New Brunswick Theological Seminary is taking this challenge head on by offering a new, collaborative Doctor of Ministry (D.Min.) degree program for Christian leaders who have the courage, passion and drive to understand and transform the systemic realities that are daily destroying the lives of individuals and communities. The centerpiece of this program is a network of faith-based organizations linked with community organizing efforts, prison think tanks and students inside prisons and jails to construct a context-specific pedagogy.
Our program is offered in partnership with the Program for Religion in Prisons (PREP) and Schools for Alternative Learning and Transformation (SALT). PREP and SALT share a common mission: to create educational partnerships that bring together those inside and those outside to study the theology, sociology, and the politics of crime and justice in America.

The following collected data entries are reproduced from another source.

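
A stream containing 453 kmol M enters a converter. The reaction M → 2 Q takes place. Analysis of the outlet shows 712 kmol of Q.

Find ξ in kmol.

ξ = 356 kmol

For Q: n = n₀ + 2ξ → 712 = 0 + 2ξ, giving ξ = 356 kmol.
Outlet amounts (n = n₀ + ν ξ):
  M: 453 − 1(356) = 97
  Q: 0 + 2(356) = 712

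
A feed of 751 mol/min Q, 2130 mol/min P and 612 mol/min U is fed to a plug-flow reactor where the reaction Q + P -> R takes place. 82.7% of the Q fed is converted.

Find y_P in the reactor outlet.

Q reacted = 0.827 × 751 = 621.1 mol/min; ν_Q = −1, so ξ = 621.1/1 = 621.1 mol/min.
Outlet amounts (n = n₀ + ν ξ):
  Q: 751 − 1(621.1) = 129.9
  P: 2130 − 1(621.1) = 1509
  R: 0 + 1(621.1) = 621.1
  U: 612 (inert)
Total out = 2872 mol/min; y_P = 1509 / 2872 = 0.5254.

0.525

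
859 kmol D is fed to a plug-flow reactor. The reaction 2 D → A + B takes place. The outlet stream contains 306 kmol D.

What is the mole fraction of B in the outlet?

0.322

For D: n = n₀ − 2ξ → 306 = 859 − 2ξ, giving ξ = 276.5 kmol.
Outlet amounts (n = n₀ + ν ξ):
  D: 859 − 2(276.5) = 306
  A: 0 + 1(276.5) = 276.5
  B: 0 + 1(276.5) = 276.5
Total out = 859 kmol; y_B = 276.5 / 859 = 0.3219.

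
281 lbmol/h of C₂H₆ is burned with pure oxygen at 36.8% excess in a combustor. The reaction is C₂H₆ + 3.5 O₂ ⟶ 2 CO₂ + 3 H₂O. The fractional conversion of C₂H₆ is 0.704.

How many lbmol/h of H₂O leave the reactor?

Stoichiometric O₂ = 3.5 × 281 = 983.5 lbmol/h; O₂ fed = 983.5 × 1.368 = 1345 lbmol/h.
Fuel reacted = 0.704 × 281 → ξ = 197.8 lbmol/h.
Outlet (n = n₀ + ν ξ):
  C₂H₆: 281 − 1(197.8) = 83.18
  O₂: 1345 − 3.5(197.8) = 653
  CO₂: 0 + 2(197.8) = 395.6
  H₂O: 0 + 3(197.8) = 593.5

593 lbmol/h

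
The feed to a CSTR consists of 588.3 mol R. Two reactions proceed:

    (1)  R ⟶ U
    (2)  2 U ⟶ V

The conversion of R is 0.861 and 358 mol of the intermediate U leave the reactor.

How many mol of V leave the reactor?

74.3 mol

Conversion of R: R consumed = 1ξ₁ = 0.861 × 588.3 → ξ₁ = 506.5 mol.
U balance: n_U = 0 + 1ξ₁ − 2ξ₂ = 358 → ξ₂ = (1·506.5 − 358)/2 = 74.26 mol.
Outlet amounts (n = n₀ + Σ ν·ξ):
  R: 588.3 − 1(506.5) = 81.77
  U: 0 + 1(506.5) − 2(74.26) = 358
  V: 0 + 1(74.26) = 74.26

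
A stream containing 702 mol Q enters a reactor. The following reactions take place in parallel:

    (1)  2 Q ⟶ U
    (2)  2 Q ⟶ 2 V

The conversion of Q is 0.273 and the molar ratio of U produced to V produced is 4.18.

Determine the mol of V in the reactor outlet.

20.5 mol

Conversion of Q: Q consumed = 0.273 × 702 = 191.6 mol = 2ξ₁ + 2ξ₂.
Selectivity: 1ξ₁ / (2ξ₂) = 4.18 → ξ₁ = 8.36 ξ₂.
Substitute: (2·8.36 + 2) ξ₂ = 191.6 → ξ₂ = 10.24 mol, ξ₁ = 85.59 mol.
Outlet amounts (n = n₀ + Σ ν·ξ):
  Q: 702 − 2(85.59) − 2(10.24) = 510.4
  U: 0 + 1(85.59) = 85.59
  V: 0 + 2(10.24) = 20.48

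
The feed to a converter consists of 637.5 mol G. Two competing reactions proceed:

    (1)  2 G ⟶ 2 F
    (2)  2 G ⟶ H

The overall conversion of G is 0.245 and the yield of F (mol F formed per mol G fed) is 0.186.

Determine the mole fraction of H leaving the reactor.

Yield of F: 2ξ₁ / 637.5 = 0.186 → ξ₁ = 59.29 mol.
Conversion of G: 2ξ₁ + 2ξ₂ = 0.245 × 637.5 = 156.2 → ξ₂ = 18.81 mol.
Outlet amounts (n = n₀ + Σ ν·ξ):
  G: 637.5 − 2(59.29) − 2(18.81) = 481.3
  F: 0 + 2(59.29) = 118.6
  H: 0 + 1(18.81) = 18.81
Total out = 618.7 mol; y_H = 18.81 / 618.7 = 0.0304.

0.0304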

The learning processes in this format will not only provide healing for groups within the congregations and ministry settings of the doctoral candidates, but will have enormous benefits for the wider community as well. We need seminary faculty, community representatives, clergy and candidates trained in the various disciplines of urban living, transformative justice and the criminal justice system, and we need them to work together.
In addition, this program urges congregations to wrestle with questions around how to engage with the ninety-five percent of the more than 2.4 million people currently incarcerated who will return to our communities. How do we invite and equip the church to welcome those who have been incarcerated?
Stigma and shame loom large in congregations that have members who are incarcerated. By offering a D. Min. in Prisons, Public Policy and Transformative Justice degree program, New Brunswick Theological Seminary hopes to move the church from silence to critical thinking, transformative leadership and, ultimately, systemic change.